We’ve substituted with a makeshift setup using a NiMH battery pack and and a cheap $25 USB radio dongle from eBAY.
So far, we’ve only been successful in transmitting data across a room. But Sunday, while Curiosity was screaming to a landing on Mars, one of our sponsors hiked to space radio + battery pack to the top of Long’s peak in Colorado. I’ll spare you details, but we got a signal transmitted 25 miles – a range increase of 5000x over our previous results – and this is with $25 worth of equipment on the Rx end, not the real ground radio.
The real ground radio gets home the same day I do. We are well on our way to demonstrating success detecting signals from space with home brew radio gear.
My talk at the ASP conference went well. George Takei facebook’d us, and doubled our sponsor count in a day.
Images from David Stillman’s hike up Long’s Peak in Colorado:
Here is a panorama taken by David on Sunday, the day the gear was hiked up Long’s peak:
This is the real SkyCube space radio + antenna, a NiHM battery pack that substituted for the CubeSat power board, and an Arduino for the CD&H board. We did not want to risk David hiking the real CD&H up the mountain.
Scott Cuttler, also on our team, programmed the Arduino to send a simple “HELLO WORLD” message out the radio. In Scott’s own words:
Transmit is 915 MHz exactly. The signal is BPSK encoded and mostly consists of header/footer synchronization bytes, with a tiny real payload of “Hello, World” in the middle. However, all that is irrelevant since what we’re really doing is modulating the signal as a whole off and on. Basically, there are two message lengths, about 1 second and about 2 seconds.
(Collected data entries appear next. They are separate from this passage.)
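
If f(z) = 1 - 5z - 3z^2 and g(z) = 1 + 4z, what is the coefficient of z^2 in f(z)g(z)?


Step 1: z^2 term in f*g comes from: (1)*(0) + (-5z)*(4z) + (-3z^2)*(1)
Step 2: = 0 - 20 - 3
Step 3: = -23

-23


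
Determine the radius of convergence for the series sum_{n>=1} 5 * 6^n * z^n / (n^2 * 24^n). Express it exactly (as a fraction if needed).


Step 1: General term a_n = 5 * 6^n / (n^2 * 24^n)
Step 2: By the root test, |a_n|^(1/n) = 5^(1/n) * 6 / (n^(2/n) * 24) -> 6/24 as n -> infinity (since 5^(1/n) -> 1 and n^(2/n) -> 1)
Step 3: R = 1/lim|a_n|^(1/n) = 24/6 = 4

4


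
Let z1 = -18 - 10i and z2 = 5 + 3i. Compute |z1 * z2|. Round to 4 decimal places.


Step 1: |z1| = sqrt((-18)^2 + (-10)^2) = sqrt(424)
Step 2: |z2| = sqrt(5^2 + 3^2) = sqrt(34)
Step 3: |z1*z2| = |z1|*|z2| = sqrt(424) * sqrt(34) = sqrt(424 * 34) = sqrt(14416)
Step 4: = 120.0666

120.0666


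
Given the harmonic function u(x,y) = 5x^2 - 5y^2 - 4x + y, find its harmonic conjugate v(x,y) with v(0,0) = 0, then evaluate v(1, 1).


Step 1: v_x = -u_y = 10y - 1
Step 2: v_y = u_x = 10x - 4
Step 3: v = 10xy - x - 4y + C
Step 4: v(0,0) = 0 => C = 0
Step 5: v(1, 1) = 5

5


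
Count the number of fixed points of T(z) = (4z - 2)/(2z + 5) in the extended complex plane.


Step 1: Fixed points satisfy T(z) = z
Step 2: 2z^2 + z + 2 = 0
Step 3: Discriminant = 1^2 - 4*2*2 = -15
Step 4: Number of fixed points = 2

2


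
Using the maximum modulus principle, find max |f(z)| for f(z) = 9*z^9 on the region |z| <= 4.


Step 1: On |z| = 4, |f(z)| = 9 * |z|^9 = 9 * 4^9
Step 2: By maximum modulus principle, maximum is on boundary.
Step 3: Maximum = 9 * 262144 = 2359296

2359296


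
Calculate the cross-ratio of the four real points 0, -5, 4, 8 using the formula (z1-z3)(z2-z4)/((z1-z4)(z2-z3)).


Step 1: (z1-z3)(z2-z4) = (-4) * (-13) = 52
Step 2: (z1-z4)(z2-z3) = (-8) * (-9) = 72
Step 3: Cross-ratio = 52/72 = 13/18

13/18


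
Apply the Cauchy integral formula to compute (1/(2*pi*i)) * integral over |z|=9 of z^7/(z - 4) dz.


Step 1: f(z) = z^7, a = 4 is inside |z| = 9
Step 2: By Cauchy integral formula: (1/(2pi*i)) * integral = f(a)
Step 3: f(4) = 4^7 = 16384

16384


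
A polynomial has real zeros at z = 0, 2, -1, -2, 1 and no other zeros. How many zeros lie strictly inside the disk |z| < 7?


Step 1: Check each root:
  z = 0: |0| = 0 < 7
  z = 2: |2| = 2 < 7
  z = -1: |-1| = 1 < 7
  z = -2: |-2| = 2 < 7
  z = 1: |1| = 1 < 7
Step 2: Count = 5

5


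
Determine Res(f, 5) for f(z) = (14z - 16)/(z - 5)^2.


Step 1: Pole of order 2 at z = 5
Step 2: Res = lim d/dz [(z - 5)^2 * f(z)] as z -> 5
Step 3: (z - 5)^2 * f(z) = 14z - 16
Step 4: d/dz[14z - 16] = 14

14


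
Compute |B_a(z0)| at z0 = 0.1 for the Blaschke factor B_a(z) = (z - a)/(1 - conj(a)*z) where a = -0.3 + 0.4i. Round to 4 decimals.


Step 1: Numerator z0 - a = 0.1 - (-0.3 + 0.4i) = 0.4 - 0.4i
Step 2: Denominator 1 - conj(a)*z0 = 1 - (-0.3 - 0.4i)*0.1 = 1.03 + 0.04i
Step 3: |z0 - a|^2 = 0.4^2 + (-0.4)^2 = 0.32; |1 - conj(a)*z0|^2 = 1.03^2 + 0.04^2 = 1.0625
Step 4: |B_a(0.1)| = sqrt(0.32 / 1.0625) = sqrt(0.301176)
Step 5: = 0.5488

0.5488


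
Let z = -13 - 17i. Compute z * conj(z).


Step 1: conj(z) = -13 + 17i
Step 2: z * conj(z) = (-13)^2 + (-17)^2
Step 3: = 169 + 289 = 458

458


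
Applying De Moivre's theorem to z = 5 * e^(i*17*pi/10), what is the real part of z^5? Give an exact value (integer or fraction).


Step 1: By De Moivre's theorem, z^5 = 5^5 * e^(i*5*17*pi/10) = 3125 * (cos(17*pi/2) + i*sin(17*pi/2))
Step 2: |z|^5 = 5^5 = 3125
Step 3: Reduce the angle mod 2*pi: 17*pi/2 - 8*pi = pi/2
Step 4: cos(pi/2) = 0
Step 5: Re(z^5) = 3125 * 0 = 0

0


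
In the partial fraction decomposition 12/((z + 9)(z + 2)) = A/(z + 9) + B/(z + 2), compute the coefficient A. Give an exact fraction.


Step 1: Multiply both sides by (z + 9) and set z = -9
Step 2: A = 12 / (-9 + 2)
Step 3: A = 12 / (-7)
Step 4: A = -12/7

-12/7


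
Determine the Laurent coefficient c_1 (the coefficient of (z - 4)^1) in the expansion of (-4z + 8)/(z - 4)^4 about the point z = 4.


Step 1: Write the numerator in powers of (z - 4): -4z + 8 = -4(z - 4) + (-4*4 + 8) = -4(z - 4) - 8
Step 2: Divide by (z - 4)^4: f(z) = -8(z - 4)^(-4) - 4(z - 4)^(-3)
Step 3: This finite sum is the Laurent series of f about z = 4.
Step 4: Only the powers -4 and -3 appear, so the coefficient of (z - 4)^1 = 0

0


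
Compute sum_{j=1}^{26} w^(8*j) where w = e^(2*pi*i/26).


Step 1: The sum sum_{j=1}^{n} w^(k*j) equals n if n | k, else 0.
Step 2: Here n = 26, k = 8
Step 3: Does n divide k? 26 | 8 -> False
Step 4: Sum = 0

0


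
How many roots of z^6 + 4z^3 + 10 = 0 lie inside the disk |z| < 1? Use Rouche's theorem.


Step 1: On |z| = 1 the three terms have sizes |z^6| = 1^6 = 1, |4z^3| = 4*1^3 = 4, |10| = 10
Step 2: The dominant term is g(z) = 10; let h(z) = z^6 + 4z^3 so f = g + h
Step 3: On |z| = 1: |g| = 10 and |h| <= 1 + 4 = 5
Step 4: Since 10 > 5, |h| < |g| on |z| = 1, so by Rouche f has the same number of zeros as g inside |z| < 1
Step 5: g(z) = 10 is a nonzero constant with no zeros inside |z| < 1. Answer = 0

0


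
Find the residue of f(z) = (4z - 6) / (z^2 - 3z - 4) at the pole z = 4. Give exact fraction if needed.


Step 1: Q(z) = z^2 - 3z - 4 = (z - 4)(z + 1)
Step 2: Q'(z) = 2z - 3
Step 3: Q'(4) = 5, P(4) = 10
Step 4: Res = P(4)/Q'(4) = 10/5 = 2

2


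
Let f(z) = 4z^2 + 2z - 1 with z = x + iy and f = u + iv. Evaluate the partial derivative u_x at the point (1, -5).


Step 1: f(z) = 4(x+iy)^2 + 2(x+iy) - 1
Step 2: u = 4(x^2 - y^2) + 2x - 1
Step 3: u_x = 8x + 2
Step 4: At (1, -5): u_x = 8 + 2 = 10

10


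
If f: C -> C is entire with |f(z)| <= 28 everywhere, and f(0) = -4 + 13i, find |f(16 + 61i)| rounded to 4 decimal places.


Step 1: By Liouville's theorem, a bounded entire function is constant.
Step 2: f(z) = f(0) = -4 + 13i for all z.
Step 3: |f(w)| = |-4 + 13i| = sqrt(16 + 169)
Step 4: = 13.6015

13.6015


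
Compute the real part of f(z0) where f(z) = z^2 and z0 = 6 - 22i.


Step 1: z0 = 6 - 22i
Step 2: z0^2 = 6^2 - (-22)^2 - 264i
Step 3: real part = 36 - 484 = -448

-448


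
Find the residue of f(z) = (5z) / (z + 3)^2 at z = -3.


Step 1: Pole of order 2 at z = -3
Step 2: Res = lim d/dz [(z + 3)^2 * f(z)] as z -> -3
Step 3: (z + 3)^2 * f(z) = 5z
Step 4: d/dz[5z] = 5

5


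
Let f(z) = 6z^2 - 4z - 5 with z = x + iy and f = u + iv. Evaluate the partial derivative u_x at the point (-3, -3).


Step 1: f(z) = 6(x+iy)^2 - 4(x+iy) - 5
Step 2: u = 6(x^2 - y^2) - 4x - 5
Step 3: u_x = 12x - 4
Step 4: At (-3, -3): u_x = -36 - 4 = -40

-40


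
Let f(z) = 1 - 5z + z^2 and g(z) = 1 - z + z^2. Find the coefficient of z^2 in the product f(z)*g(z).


Step 1: z^2 term in f*g comes from: (1)*(z^2) + (-5z)*(-z) + (z^2)*(1)
Step 2: = 1 + 5 + 1
Step 3: = 7

7


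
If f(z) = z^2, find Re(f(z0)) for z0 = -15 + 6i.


Step 1: z0 = -15 + 6i
Step 2: z0^2 = (-15)^2 - 6^2 - 180i
Step 3: real part = 225 - 36 = 189

189


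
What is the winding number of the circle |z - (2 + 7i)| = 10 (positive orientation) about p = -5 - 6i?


Step 1: Center c = (2, 7), radius = 10
Step 2: |p - c|^2 = (-7)^2 + (-13)^2 = 218
Step 3: r^2 = 100
Step 4: |p-c| > r so winding number = 0

0


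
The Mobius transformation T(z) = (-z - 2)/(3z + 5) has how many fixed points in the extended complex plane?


Step 1: Fixed points satisfy T(z) = z
Step 2: 3z^2 + 6z + 2 = 0
Step 3: Discriminant = 6^2 - 4*3*2 = 12
Step 4: Number of fixed points = 2

2


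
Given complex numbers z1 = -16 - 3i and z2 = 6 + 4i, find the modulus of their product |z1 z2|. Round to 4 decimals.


Step 1: |z1| = sqrt((-16)^2 + (-3)^2) = sqrt(265)
Step 2: |z2| = sqrt(6^2 + 4^2) = sqrt(52)
Step 3: |z1*z2| = |z1|*|z2| = sqrt(265) * sqrt(52) = sqrt(265 * 52) = sqrt(13780)
Step 4: = 117.3882

117.3882


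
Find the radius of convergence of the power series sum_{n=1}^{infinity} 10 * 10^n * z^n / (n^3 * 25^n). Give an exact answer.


Step 1: General term a_n = 10 * 10^n / (n^3 * 25^n)
Step 2: By the root test, |a_n|^(1/n) = 10^(1/n) * 10 / (n^(3/n) * 25) -> 10/25 as n -> infinity (since 10^(1/n) -> 1 and n^(3/n) -> 1)
Step 3: R = 1/lim|a_n|^(1/n) = 25/10 = 5/2

5/2


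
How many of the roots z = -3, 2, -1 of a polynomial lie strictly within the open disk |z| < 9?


Step 1: Check each root:
  z = -3: |-3| = 3 < 9
  z = 2: |2| = 2 < 9
  z = -1: |-1| = 1 < 9
Step 2: Count = 3

3


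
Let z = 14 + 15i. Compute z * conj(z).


Step 1: conj(z) = 14 - 15i
Step 2: z * conj(z) = 14^2 + 15^2
Step 3: = 196 + 225 = 421

421


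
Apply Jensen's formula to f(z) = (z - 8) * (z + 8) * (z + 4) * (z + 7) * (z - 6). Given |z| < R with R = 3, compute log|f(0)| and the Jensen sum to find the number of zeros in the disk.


Jensen's formula: (1/2pi)*integral log|f(Re^it)|dt = log|f(0)| + sum_{|a_k|<R} log(R/|a_k|)
Step 1: f(0) = (-8) * 8 * 4 * 7 * (-6) = 10752
Step 2: log|f(0)| = log|8| + log|-8| + log|-4| + log|-7| + log|6| = 9.2828
Step 3: Zeros inside |z| < 3: none
Step 4: Jensen sum = (empty sum) = 0
Step 5: n(R) = number of terms in the Jensen sum = count of zeros inside |z| < 3 = 0

0


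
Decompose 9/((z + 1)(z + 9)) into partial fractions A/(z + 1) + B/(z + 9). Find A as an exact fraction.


Step 1: Multiply both sides by (z + 1) and set z = -1
Step 2: A = 9 / (-1 + 9)
Step 3: A = 9 / 8
Step 4: A = 9/8

9/8


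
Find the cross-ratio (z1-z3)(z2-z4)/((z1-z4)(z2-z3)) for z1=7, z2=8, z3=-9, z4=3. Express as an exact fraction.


Step 1: (z1-z3)(z2-z4) = 16 * 5 = 80
Step 2: (z1-z4)(z2-z3) = 4 * 17 = 68
Step 3: Cross-ratio = 80/68 = 20/17

20/17


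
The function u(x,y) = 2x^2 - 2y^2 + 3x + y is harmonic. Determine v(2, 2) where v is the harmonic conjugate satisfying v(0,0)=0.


Step 1: v_x = -u_y = 4y - 1
Step 2: v_y = u_x = 4x + 3
Step 3: v = 4xy - x + 3y + C
Step 4: v(0,0) = 0 => C = 0
Step 5: v(2, 2) = 20

20


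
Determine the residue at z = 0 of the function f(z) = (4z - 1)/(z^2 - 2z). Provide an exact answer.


Step 1: Q(z) = z^2 - 2z = (z)(z - 2)
Step 2: Q'(z) = 2z - 2
Step 3: Q'(0) = -2, P(0) = -1
Step 4: Res = P(0)/Q'(0) = -1/(-2) = 1/2

1/2


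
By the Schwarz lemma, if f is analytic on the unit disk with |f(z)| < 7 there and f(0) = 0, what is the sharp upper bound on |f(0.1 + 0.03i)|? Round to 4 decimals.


Step 1: g = f/7 maps D -> D with g(0) = 0, so by the Schwarz lemma |g(z)| <= |z|, i.e. |f(z)| <= 7|z|; this is sharp (f(z) = 7z).
Step 2: |z0|^2 = 0.1^2 + 0.03^2 = 0.0109
Step 3: |z0| = sqrt(0.0109) = 0.104403
Step 4: Best bound = 7 * |z0| = 7 * 0.104403 = 0.7308

0.7308


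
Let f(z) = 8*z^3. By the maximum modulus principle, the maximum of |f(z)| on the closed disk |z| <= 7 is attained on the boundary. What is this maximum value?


Step 1: On |z| = 7, |f(z)| = 8 * |z|^3 = 8 * 7^3
Step 2: By maximum modulus principle, maximum is on boundary.
Step 3: Maximum = 8 * 343 = 2744

2744


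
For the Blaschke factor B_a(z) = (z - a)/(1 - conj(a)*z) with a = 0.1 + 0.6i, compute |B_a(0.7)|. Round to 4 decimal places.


Step 1: Numerator z0 - a = 0.7 - (0.1 + 0.6i) = 0.6 - 0.6i
Step 2: Denominator 1 - conj(a)*z0 = 1 - (0.1 - 0.6i)*0.7 = 0.93 + 0.42i
Step 3: |z0 - a|^2 = 0.6^2 + (-0.6)^2 = 0.72; |1 - conj(a)*z0|^2 = 0.93^2 + 0.42^2 = 1.0413
Step 4: |B_a(0.7)| = sqrt(0.72 / 1.0413) = sqrt(0.691443)
Step 5: = 0.8315

0.8315


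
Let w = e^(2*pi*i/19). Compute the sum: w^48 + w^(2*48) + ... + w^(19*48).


Step 1: The sum sum_{j=1}^{n} w^(k*j) equals n if n | k, else 0.
Step 2: Here n = 19, k = 48
Step 3: Does n divide k? 19 | 48 -> False
Step 4: Sum = 0

0


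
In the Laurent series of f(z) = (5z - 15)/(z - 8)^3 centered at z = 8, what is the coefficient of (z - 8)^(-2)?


Step 1: Write the numerator in powers of (z - 8): 5z - 15 = 5(z - 8) + (5*8 - 15) = 5(z - 8) + 25
Step 2: Divide by (z - 8)^3: f(z) = 25(z - 8)^(-3) + 5(z - 8)^(-2)
Step 3: This finite sum is the Laurent series of f about z = 8.
Step 4: Coefficient of (z - 8)^(-2) = coefficient of (z - 8) in the re-centred numerator = 5

5


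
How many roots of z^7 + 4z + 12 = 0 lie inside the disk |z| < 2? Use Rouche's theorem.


Step 1: On |z| = 2 the three terms have sizes |z^7| = 2^7 = 128, |4z| = 4*2 = 8, |12| = 12
Step 2: The dominant term is g(z) = z^7; let h(z) = 4z + 12 so f = g + h
Step 3: On |z| = 2: |g| = 128 and |h| <= 8 + 12 = 20
Step 4: Since 128 > 20, |h| < |g| on |z| = 2, so by Rouche f has the same number of zeros as g inside |z| < 2
Step 5: g(z) = z^7 has 7 zeros (all at the origin) inside |z| < 2. Answer = 7

7


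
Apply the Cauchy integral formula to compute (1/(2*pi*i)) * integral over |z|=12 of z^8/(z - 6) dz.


Step 1: f(z) = z^8, a = 6 is inside |z| = 12
Step 2: By Cauchy integral formula: (1/(2pi*i)) * integral = f(a)
Step 3: f(6) = 6^8 = 1679616

1679616


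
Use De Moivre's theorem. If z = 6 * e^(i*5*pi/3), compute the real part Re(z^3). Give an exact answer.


Step 1: By De Moivre's theorem, z^3 = 6^3 * e^(i*3*5*pi/3) = 216 * (cos(5*pi) + i*sin(5*pi))
Step 2: |z|^3 = 6^3 = 216
Step 3: Reduce the angle mod 2*pi: 5*pi - 4*pi = pi
Step 4: cos(pi) = -1
Step 5: Re(z^3) = 216 * (-1) = -216

-216


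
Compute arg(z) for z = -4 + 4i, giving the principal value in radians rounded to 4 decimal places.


Step 1: z = -4 + 4i
Step 2: arg(z) = atan2(4, -4)
Step 3: arg(z) = 2.3562

2.3562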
Those correspond to dit and dah and spell out “**** * *-** *-** —“, or “hello”. The whole thing starts up as soon as it’s plugged in and repeats in maybe 30 seconds. A simple radio tuned to 915 and AM modulation should pick it up just fine, and the dongle makes it pretty obvious as well.
Here is the $25 eBay gizmo we used to receive the signal:
http://www.ebay.com/itm/EzTV666-USB-Stick-SHIPS-FROM-USA-E4000-Tuner-RTL2832-RTL2832U-RTL-SDR-EzTV-666-/160786708241?pt=LH_DefaultDomain_0&hash=item256fa27711#ht_2619wt_1163
We cobbled a 900 Mhz Yagi antenna onto the above USB gizmo in order to achieve the 25-mile communication success in Colorado.